I am grateful to have been invited into this circle.  Grandmother is an identity I don’t often pair with my identity as a coach and consultant, and it led to a deep reflection on lineage. How did I come to be here in this moment, seen as a grandmother by this Executive Director? I thought about how I came to this work, who influenced me, whose voices I sought out and listened to. I traced my evolution, and the identities I collected along the way. It led me to consider the responsibilities I hold. What right I have to be at this table. Whose voices I will amplify. Who else will be represented.

Grandmother is an identity I don’t often pair with my identity as a coach and consultant.

As we approach IWD 2024, I want to take this opportunity to acknowledge my lineage, and the shoulders I stand on - the shoulders of many important women, girls, and gender diverse people. Some from my own lineage and others from outside of it. Even though there have been many influential White women in my life, and they have been part and continue to be part of my circle, my most cherished moments of learning and deepening my understanding of gender equity came from my relationships and working with young women and girls, 2SLGBTQIA+folx, Black women, women of colour, Muslim women, and Indigenous women.  

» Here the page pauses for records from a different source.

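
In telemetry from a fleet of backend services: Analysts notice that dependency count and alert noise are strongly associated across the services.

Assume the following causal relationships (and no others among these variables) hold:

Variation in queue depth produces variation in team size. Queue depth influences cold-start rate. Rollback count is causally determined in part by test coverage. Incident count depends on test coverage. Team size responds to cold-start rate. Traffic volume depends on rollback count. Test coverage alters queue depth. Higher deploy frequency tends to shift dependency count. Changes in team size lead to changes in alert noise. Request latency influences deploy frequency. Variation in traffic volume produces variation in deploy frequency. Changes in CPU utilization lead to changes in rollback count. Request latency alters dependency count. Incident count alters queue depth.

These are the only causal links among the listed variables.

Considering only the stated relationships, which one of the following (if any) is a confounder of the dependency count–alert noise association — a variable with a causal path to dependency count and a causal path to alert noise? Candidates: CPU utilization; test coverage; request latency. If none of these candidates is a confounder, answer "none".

test coverage

Test coverage causes dependency count (test coverage → rollback count → traffic volume → deploy frequency → dependency count) and also causes alert noise (test coverage → queue depth → team size → alert noise); it is a common cause of both.
Each of the other candidates lacks a causal path to at least one of dependency count and alert noise, so they do not confound the relationship.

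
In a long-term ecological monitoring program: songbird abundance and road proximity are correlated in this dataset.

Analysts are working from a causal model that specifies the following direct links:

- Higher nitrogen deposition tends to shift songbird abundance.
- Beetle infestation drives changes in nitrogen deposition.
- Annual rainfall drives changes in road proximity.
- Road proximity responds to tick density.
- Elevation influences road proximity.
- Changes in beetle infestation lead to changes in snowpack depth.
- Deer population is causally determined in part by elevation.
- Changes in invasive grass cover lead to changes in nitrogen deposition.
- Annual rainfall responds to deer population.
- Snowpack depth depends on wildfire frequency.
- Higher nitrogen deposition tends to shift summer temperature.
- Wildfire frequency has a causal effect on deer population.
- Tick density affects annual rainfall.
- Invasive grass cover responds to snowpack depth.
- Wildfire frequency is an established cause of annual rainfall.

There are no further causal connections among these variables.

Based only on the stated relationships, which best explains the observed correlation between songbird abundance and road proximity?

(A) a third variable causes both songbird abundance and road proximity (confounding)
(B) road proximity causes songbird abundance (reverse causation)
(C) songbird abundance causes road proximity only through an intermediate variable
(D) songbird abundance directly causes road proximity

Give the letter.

A

Wildfire frequency causes songbird abundance (wildfire frequency → snowpack depth → invasive grass cover → nitrogen deposition → songbird abundance) and road proximity (wildfire frequency → annual rainfall → road proximity) — a common cause creating the correlation.
There is no stated path from songbird abundance to road proximity or from road proximity to songbird abundance, so neither direct nor reverse causation applies.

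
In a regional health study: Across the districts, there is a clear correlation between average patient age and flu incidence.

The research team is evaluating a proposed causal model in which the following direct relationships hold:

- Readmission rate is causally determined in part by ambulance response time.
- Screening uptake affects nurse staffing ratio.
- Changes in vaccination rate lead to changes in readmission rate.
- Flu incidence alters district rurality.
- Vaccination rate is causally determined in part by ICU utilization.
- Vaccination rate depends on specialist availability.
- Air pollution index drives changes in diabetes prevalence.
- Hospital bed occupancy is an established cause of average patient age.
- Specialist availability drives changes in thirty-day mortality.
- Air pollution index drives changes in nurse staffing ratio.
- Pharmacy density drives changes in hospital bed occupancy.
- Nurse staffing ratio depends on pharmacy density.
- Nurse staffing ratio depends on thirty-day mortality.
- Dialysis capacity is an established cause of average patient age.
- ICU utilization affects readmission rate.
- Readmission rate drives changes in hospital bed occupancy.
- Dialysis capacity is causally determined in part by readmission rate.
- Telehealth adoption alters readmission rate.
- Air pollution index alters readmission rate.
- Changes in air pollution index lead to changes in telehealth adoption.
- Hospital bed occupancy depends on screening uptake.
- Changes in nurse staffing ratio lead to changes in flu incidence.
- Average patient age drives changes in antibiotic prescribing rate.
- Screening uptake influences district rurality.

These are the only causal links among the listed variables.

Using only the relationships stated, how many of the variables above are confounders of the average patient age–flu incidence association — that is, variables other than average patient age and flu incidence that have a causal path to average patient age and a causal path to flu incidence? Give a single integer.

The common causes are: air pollution index (to average patient age via air pollution index → readmission rate → hospital bed occupancy → average patient age; to flu incidence via air pollution index → nurse staffing ratio → flu incidence); pharmacy density (to average patient age via pharmacy density → hospital bed occupancy → average patient age; to flu incidence via pharmacy density → nurse staffing ratio → flu incidence); screening uptake (to average patient age via screening uptake → hospital bed occupancy → average patient age; to flu incidence via screening uptake → nurse staffing ratio → flu incidence); specialist availability (to average patient age via specialist availability → vaccination rate → readmission rate → hospital bed occupancy → average patient age; to flu incidence via specialist availability → thirty-day mortality → nurse staffing ratio → flu incidence).
Every other variable lacks a causal path to at least one of average patient age and flu incidence.

4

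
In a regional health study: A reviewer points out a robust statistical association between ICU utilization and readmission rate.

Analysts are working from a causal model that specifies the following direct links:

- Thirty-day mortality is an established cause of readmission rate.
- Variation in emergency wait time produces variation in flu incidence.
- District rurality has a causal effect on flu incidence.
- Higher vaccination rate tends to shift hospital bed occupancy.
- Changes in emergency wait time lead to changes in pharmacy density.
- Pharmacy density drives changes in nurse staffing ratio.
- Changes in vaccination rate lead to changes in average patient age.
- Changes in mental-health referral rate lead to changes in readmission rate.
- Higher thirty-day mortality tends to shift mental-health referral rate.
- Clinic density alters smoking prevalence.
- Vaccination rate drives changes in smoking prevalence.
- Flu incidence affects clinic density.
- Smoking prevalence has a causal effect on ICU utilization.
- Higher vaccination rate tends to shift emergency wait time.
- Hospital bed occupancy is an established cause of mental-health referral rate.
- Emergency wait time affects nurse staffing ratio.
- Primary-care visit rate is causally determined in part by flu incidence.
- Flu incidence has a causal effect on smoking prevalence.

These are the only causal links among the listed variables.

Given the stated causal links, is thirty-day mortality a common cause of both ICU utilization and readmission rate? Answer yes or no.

no

Thirty-day mortality has no stated causal path to ICU utilization. A confounder must cause both variables, so thirty-day mortality does not qualify.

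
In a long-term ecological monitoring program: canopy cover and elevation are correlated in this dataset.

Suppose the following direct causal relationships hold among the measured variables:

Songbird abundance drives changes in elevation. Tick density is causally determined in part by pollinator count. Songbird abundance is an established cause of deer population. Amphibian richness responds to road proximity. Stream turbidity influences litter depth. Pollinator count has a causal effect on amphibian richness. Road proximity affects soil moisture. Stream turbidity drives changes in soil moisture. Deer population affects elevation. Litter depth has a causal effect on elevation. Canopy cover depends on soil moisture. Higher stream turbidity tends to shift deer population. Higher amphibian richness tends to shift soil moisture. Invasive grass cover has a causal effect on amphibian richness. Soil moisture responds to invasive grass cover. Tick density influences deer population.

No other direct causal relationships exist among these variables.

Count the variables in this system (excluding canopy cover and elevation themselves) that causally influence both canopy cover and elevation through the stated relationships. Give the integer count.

The common causes are: pollinator count (to canopy cover via pollinator count → amphibian richness → soil moisture → canopy cover; to elevation via pollinator count → tick density → deer population → elevation); stream turbidity (to canopy cover via stream turbidity → soil moisture → canopy cover; to elevation via stream turbidity → deer population → elevation).
Every other variable lacks a causal path to at least one of canopy cover and elevation.

2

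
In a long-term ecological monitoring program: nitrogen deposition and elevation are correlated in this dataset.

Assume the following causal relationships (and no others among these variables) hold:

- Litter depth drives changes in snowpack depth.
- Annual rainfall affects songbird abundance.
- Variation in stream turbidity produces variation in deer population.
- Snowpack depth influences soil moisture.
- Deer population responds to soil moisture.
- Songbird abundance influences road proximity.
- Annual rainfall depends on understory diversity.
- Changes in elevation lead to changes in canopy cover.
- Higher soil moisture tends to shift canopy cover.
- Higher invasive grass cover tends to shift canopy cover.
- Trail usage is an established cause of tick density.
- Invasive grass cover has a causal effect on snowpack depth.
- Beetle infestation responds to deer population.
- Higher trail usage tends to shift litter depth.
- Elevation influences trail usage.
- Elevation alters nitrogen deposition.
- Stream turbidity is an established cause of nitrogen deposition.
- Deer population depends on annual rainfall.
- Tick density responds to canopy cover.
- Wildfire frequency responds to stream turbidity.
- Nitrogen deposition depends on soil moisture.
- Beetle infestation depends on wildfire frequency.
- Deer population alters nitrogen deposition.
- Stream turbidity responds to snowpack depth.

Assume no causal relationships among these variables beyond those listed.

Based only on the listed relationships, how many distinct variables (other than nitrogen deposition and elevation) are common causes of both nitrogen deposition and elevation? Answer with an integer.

0

No listed variable has a causal path to both nitrogen deposition and elevation, so there are no common causes.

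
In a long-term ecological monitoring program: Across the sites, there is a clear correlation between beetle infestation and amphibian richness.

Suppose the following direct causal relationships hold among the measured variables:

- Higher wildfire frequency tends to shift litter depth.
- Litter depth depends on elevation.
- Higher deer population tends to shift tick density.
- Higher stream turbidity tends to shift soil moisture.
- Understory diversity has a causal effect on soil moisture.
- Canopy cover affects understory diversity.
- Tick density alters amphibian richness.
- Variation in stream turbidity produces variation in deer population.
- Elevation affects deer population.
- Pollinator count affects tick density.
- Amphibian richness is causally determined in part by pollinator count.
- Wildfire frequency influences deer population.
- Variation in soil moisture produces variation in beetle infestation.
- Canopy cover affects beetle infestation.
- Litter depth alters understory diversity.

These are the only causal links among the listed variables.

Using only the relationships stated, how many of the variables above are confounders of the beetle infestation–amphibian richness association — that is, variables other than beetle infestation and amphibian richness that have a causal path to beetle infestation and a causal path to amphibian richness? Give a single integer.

The common causes are: elevation (to beetle infestation via elevation → litter depth → understory diversity → soil moisture → beetle infestation; to amphibian richness via elevation → deer population → tick density → amphibian richness); stream turbidity (to beetle infestation via stream turbidity → soil moisture → beetle infestation; to amphibian richness via stream turbidity → deer population → tick density → amphibian richness); wildfire frequency (to beetle infestation via wildfire frequency → litter depth → understory diversity → soil moisture → beetle infestation; to amphibian richness via wildfire frequency → deer population → tick density → amphibian richness).
Every other variable lacks a causal path to at least one of beetle infestation and amphibian richness.

3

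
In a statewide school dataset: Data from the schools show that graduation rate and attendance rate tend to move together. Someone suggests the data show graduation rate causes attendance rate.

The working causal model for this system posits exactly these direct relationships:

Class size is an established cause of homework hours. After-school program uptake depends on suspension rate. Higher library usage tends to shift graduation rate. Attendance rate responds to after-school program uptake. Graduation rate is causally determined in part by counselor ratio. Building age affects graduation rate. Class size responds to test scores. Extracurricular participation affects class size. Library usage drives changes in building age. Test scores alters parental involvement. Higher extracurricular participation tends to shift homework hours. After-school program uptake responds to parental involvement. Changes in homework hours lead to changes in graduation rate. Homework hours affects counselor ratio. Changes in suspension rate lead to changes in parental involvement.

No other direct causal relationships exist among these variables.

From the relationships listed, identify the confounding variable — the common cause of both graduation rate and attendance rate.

test scores

Test scores has a causal path to graduation rate (test scores → class size → homework hours → graduation rate) and a separate causal path to attendance rate (test scores → parental involvement → after-school program uptake → attendance rate), so it is a common cause of both.
No stated relationship gives graduation rate a causal route to attendance rate, so the correlation is explained by the shared upstream cause rather than a direct effect.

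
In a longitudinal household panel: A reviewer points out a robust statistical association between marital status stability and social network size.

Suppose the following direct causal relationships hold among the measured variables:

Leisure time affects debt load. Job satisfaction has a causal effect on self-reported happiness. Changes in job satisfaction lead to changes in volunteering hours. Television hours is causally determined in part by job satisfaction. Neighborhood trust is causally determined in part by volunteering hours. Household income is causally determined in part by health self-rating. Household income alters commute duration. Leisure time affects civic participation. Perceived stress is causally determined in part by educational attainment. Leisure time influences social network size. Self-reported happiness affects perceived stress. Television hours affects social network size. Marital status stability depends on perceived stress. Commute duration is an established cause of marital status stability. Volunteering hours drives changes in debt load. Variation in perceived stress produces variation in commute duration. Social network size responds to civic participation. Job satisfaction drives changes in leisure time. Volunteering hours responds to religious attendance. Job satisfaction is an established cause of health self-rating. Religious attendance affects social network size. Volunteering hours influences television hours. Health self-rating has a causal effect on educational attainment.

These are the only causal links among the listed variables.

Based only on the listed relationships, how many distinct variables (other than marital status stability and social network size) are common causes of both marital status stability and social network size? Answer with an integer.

The common causes are: job satisfaction (to marital status stability via job satisfaction → self-reported happiness → perceived stress → marital status stability; to social network size via job satisfaction → leisure time → social network size).
Every other variable lacks a causal path to at least one of marital status stability and social network size.

1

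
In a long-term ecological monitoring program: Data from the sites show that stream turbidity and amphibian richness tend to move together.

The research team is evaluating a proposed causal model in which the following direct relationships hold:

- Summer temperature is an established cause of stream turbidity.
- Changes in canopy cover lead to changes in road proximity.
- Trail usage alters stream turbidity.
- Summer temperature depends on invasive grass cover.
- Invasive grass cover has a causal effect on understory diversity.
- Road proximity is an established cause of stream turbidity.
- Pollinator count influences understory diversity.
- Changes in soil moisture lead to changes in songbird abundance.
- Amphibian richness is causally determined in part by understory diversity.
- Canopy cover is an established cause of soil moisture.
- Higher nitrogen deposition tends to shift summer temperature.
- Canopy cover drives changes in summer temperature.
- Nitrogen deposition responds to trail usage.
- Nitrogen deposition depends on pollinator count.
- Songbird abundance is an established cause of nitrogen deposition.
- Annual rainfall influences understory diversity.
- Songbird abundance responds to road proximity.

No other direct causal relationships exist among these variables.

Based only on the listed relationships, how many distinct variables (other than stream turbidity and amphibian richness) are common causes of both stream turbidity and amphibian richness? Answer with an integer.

The common causes are: invasive grass cover (to stream turbidity via invasive grass cover → summer temperature → stream turbidity; to amphibian richness via invasive grass cover → understory diversity → amphibian richness); pollinator count (to stream turbidity via pollinator count → nitrogen deposition → summer temperature → stream turbidity; to amphibian richness via pollinator count → understory diversity → amphibian richness).
Every other variable lacks a causal path to at least one of stream turbidity and amphibian richness.

2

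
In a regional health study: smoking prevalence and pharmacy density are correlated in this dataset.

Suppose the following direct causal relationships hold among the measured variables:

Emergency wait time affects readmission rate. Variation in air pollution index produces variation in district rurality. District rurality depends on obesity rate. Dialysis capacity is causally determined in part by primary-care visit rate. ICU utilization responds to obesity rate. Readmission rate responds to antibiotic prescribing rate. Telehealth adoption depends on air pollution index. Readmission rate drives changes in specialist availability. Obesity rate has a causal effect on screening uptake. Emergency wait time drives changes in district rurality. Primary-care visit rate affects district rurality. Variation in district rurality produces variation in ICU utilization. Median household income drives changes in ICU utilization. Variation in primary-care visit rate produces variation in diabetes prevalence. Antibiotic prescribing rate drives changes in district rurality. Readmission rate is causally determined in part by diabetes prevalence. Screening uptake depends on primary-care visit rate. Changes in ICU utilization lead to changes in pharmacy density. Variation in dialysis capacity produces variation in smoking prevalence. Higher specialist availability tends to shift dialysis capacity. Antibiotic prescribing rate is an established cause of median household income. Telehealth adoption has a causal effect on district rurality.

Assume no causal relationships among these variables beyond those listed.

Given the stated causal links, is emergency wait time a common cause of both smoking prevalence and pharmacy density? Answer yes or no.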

In this post-pandemic era, as the rights of women, girls, and gender diverse people in Canada and around the world are being eroded, I remember my accountability to those who came before me and those who walk with me today, and those who I have yet to encounter, but who will ask, how did I use the privilege and power in my multiple identities as a White, hetero, cis-gender, currently able-bodied, French settler woman to fight for gender justice for all.

As a “Grandmother of the Movement Panel”, as I look to the future, I am reminded there is more work to be done.